AXL inhibition could promote a reversed PE phenotype by reducing signs and symptoms (Figure 8). Specifically, AXL inhibition reduces angiogenesis through multiple coordinated mechanisms: restoring mitochondrial electron transport chain function, enhancing ATP availability for endothelial cell proliferation and migration, and reducing ROS to prevent endothelial damage. This treatment upregulated 21 proteasome subunit genes, enhancing protein quality control critical for VEGF signaling and endothelial survival. The treatment also normalized ECM components such as collagen and laminin, restoring MMP–TIMP equilibrium for controlled vessel sprouting. In PE, AXLi at least partially ameliorates impaired spiral artery remodeling by enhancing trophoblast invasion and vascular transformation, which is supported by increased mitochondrial biogenesis and reduced oxidative stress.
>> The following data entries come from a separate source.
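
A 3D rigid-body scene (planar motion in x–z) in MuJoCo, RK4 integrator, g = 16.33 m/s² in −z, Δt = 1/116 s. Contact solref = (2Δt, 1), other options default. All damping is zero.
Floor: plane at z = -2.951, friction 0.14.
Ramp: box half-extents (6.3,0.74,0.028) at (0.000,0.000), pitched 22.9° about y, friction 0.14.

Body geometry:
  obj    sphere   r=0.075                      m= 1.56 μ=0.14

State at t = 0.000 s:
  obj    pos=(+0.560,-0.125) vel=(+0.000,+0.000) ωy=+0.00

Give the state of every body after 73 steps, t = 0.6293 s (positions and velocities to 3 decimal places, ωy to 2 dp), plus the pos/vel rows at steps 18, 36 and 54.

State at t = 0.6293 s:
  obj    pos=(+1.388,-0.475) vel=(+2.632,-1.112) ωy=+38.05

Key-timestep trajectory:
   step    t(s)  obj.x    obj.z    obj.vx   obj.vz 
     18  0.1552   +0.611  -0.146  +0.650  -0.274
     36  0.3103   +0.762  -0.210  +1.298  -0.548
     54  0.4655   +1.013  -0.316  +1.947  -0.822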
4.6. Limitations and Future Directions

These results suggest that suppressing Gas6-AXL signaling, whether through the withdrawal of Gas6, direct AXL inhibition, or both, can reverse some PE-like features through mitochondrial restoration, normalization of the extracellular matrix, proteolytic clearance, and ribosomal repair. This finding aligns with prior studies showing elevated soluble AXL (sAXL) levels in the plasma of patients with severe PE [19]. Key limitations include using a rat model, which focuses on late-gestation outcomes, and the potential for off-target effects of the AXL inhibitor R428. We believe that additional wet laboratory experiments are justified to elucidate further the underlying molecular mechanism of PE and the continued development of effective therapeutics.